9. Third Party Claims
a) If any claim is made against the customer that goods supplied by us and not altered in any material respect:
(i) infringe any patent, registered design, copyright design right or similar rights in the United Kingdom (or other country to which the goods are delivered by us) or that sale or use (for the intended purpose) in any such country by the customer or direct or indirect purchasers from the customer constitutes such infringement or that sales in the United Kingdom or such other country under the trade marks or get up under or in which such goods are sold by us is an infringement of any trade mark or amounts to passing off or unfair competition, or
(ii) are defective or not reasonably fit for their intended purpose, then the customer shall promptly notify us of such claim and promptly pass to us unanswered all documents and communications received in connection with such claim. The customer shall not make an admission of false liability or compromise any claim without written consent and shall permit us to defend such claim (and prosecute or defend any appeal) in the customer’s name. The conduct of such proceedings shall be in our absolute discretion and we will (provided the customer and all direct and indirect purchasers from the customer take no part in such proceedings without our written consent) indemnify the customer against all costs and damages in connection with such claim except so far as arising in consequence of any matter applied to the goods or packaging used at the customer’s request.

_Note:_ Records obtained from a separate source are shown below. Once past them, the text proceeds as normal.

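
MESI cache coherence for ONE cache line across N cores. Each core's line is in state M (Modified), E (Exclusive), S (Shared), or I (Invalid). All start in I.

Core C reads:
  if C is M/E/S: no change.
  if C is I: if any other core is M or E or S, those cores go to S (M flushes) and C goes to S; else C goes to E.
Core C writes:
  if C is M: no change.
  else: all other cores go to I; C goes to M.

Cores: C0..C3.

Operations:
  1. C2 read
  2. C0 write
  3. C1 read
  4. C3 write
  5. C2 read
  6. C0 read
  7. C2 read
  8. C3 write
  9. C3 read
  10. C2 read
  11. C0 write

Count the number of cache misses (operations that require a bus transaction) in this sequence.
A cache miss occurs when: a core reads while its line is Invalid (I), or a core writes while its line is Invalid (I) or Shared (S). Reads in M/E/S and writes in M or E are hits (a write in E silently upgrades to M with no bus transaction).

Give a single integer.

Op 1: C2 read [C2 read from I: no other sharers -> C2=E (exclusive)] -> [I,I,E,I] [MISS #1: read from I]
Op 2: C0 write [C0 write: invalidate ['C2=E'] -> C0=M] -> [M,I,I,I] [MISS #2: write from I]
Op 3: C1 read [C1 read from I: others=['C0=M'] -> C1=S, others downsized to S] -> [S,S,I,I] [MISS #3: read from I]
Op 4: C3 write [C3 write: invalidate ['C0=S', 'C1=S'] -> C3=M] -> [I,I,I,M] [MISS #4: write from I]
Op 5: C2 read [C2 read from I: others=['C3=M'] -> C2=S, others downsized to S] -> [I,I,S,S] [MISS #5: read from I]
Op 6: C0 read [C0 read from I: others=['C2=S', 'C3=S'] -> C0=S, others downsized to S] -> [S,I,S,S] [MISS #6: read from I]
Op 7: C2 read [C2 read: already in S, no change] -> [S,I,S,S] [hit: read from S]
Op 8: C3 write [C3 write: invalidate ['C0=S', 'C2=S'] -> C3=M] -> [I,I,I,M] [MISS #7: write from S]
Op 9: C3 read [C3 read: already in M, no change] -> [I,I,I,M] [hit: read from M]
Op 10: C2 read [C2 read from I: others=['C3=M'] -> C2=S, others downsized to S] -> [I,I,S,S] [MISS #8: read from I]
Op 11: C0 write [C0 write: invalidate ['C2=S', 'C3=S'] -> C0=M] -> [M,I,I,I] [MISS #9: write from I]

Answer: 9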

b) Except as provided in (a) neither we nor our officers, employees or agents shall be liable in any way, whether in contract or in tort, if it shall be alleged or held in that the possession, resale or use of goods supplied by us is an infringement of any patent, copyright, design right, registered design, trade mark or similar right amounts to passing off or unfair competition, whether in the United Kingdom or elsewhere except
(i) in circumstances where such exclusion would fail to satisfy the requirement of reasonableness contained in the Unfair Contract Terms Act 1977 or any statutory enactment or modification or
(ii) if the customer is a consumer within the meaning of the Act.
10. Third Party Rights
Any order involving reproduction from existing drawings, pictures, photographs or three dimensional objects, or involving special packaging, is accepted on the understanding that the customer is the owner of any copyright, design right, patents or registered designs (or any similar rights) or conversion arising out of such reproduction and against all costs incidental to or consequent on any such claim. Customer’s property and all property supplied to the Company by or on behalf of the customer will be held, worked on, and carried at customer’s risk.

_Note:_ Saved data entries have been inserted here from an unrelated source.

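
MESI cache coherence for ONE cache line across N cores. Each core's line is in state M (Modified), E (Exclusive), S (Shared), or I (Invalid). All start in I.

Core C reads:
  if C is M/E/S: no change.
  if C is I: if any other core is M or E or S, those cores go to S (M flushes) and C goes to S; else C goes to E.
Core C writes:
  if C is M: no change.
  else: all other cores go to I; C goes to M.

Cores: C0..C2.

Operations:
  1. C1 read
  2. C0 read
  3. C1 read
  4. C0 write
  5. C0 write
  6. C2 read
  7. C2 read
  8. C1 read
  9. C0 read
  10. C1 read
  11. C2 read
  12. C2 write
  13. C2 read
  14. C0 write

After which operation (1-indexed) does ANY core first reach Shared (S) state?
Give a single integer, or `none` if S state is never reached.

Op 1: C1 read [C1 read from I: no other sharers -> C1=E (exclusive)] -> [I,E,I]
Op 2: C0 read [C0 read from I: others=['C1=E'] -> C0=S, others downsized to S] -> [S,S,I]
  -> First S state at op 2; remaining ops need not be traced.

Answer: 2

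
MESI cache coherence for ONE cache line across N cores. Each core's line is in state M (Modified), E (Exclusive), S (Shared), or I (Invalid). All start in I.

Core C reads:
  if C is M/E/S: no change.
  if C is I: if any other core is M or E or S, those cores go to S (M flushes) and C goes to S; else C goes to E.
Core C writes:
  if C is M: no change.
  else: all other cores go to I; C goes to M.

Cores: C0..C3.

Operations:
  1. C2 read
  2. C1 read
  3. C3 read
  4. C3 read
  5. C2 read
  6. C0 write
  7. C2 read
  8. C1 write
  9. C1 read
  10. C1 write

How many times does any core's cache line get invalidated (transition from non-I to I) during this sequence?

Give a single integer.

Answer: 5

Derivation:
Op 1: C2 read [C2 read from I: no other sharers -> C2=E (exclusive)] -> [I,I,E,I] (invalidations this op: 0; running total: 0)
Op 2: C1 read [C1 read from I: others=['C2=E'] -> C1=S, others downsized to S] -> [I,S,S,I] (invalidations this op: 0; running total: 0)
Op 3: C3 read [C3 read from I: others=['C1=S', 'C2=S'] -> C3=S, others downsized to S] -> [I,S,S,S] (invalidations this op: 0; running total: 0)
Op 4: C3 read [C3 read: already in S, no change] -> [I,S,S,S] (invalidations this op: 0; running total: 0)
Op 5: C2 read [C2 read: already in S, no change] -> [I,S,S,S] (invalidations this op: 0; running total: 0)
Op 6: C0 write [C0 write: invalidate ['C1=S', 'C2=S', 'C3=S'] -> C0=M] -> [M,I,I,I] (invalidations this op: 3; running total: 3)
Op 7: C2 read [C2 read from I: others=['C0=M'] -> C2=S, others downsized to S] -> [S,I,S,I] (invalidations this op: 0; running total: 3)
Op 8: C1 write [C1 write: invalidate ['C0=S', 'C2=S'] -> C1=M] -> [I,M,I,I] (invalidations this op: 2; running total: 5)
Op 9: C1 read [C1 read: already in M, no change] -> [I,M,I,I] (invalidations this op: 0; running total: 5)
Op 10: C1 write [C1 write: already M (modified), no change] -> [I,M,I,I] (invalidations this op: 0; running total: 5)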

Our liability in respect of defective goods is, except as set out in these conditions, limited to replacement of such goods and we will not be liable whether in contract or in tort for any consequential loss however arising except
(i) in circumstances where such exclusion would fail to satisfy the requirement of reasonableness contained in the Unfair Contract Terms Act 1977 or any statutory reenactment or modification or
(ii) if the customer is a consumer within the meaning of that Act.
These conditions can only be varied in writing signed by a director. No other person has authority to agree any variation on our behalf. These conditions prevail over any inconsistent terms and conditions offered by the customer. The Company will not be bound by any of its documents, unless the customer specifically states in writing separately from such terms that it intends such terms to apply and the Company accepts such notification in writing signed by a director.
The contract shall be covered by English law and the English Courts shall have jurisdiction to determine any dispute.
14. Exclusive Orders
Where items are printed for customers’ exclusive orders, the Company has the right to deliver and invoice +10% or -10% of the quantity ordered.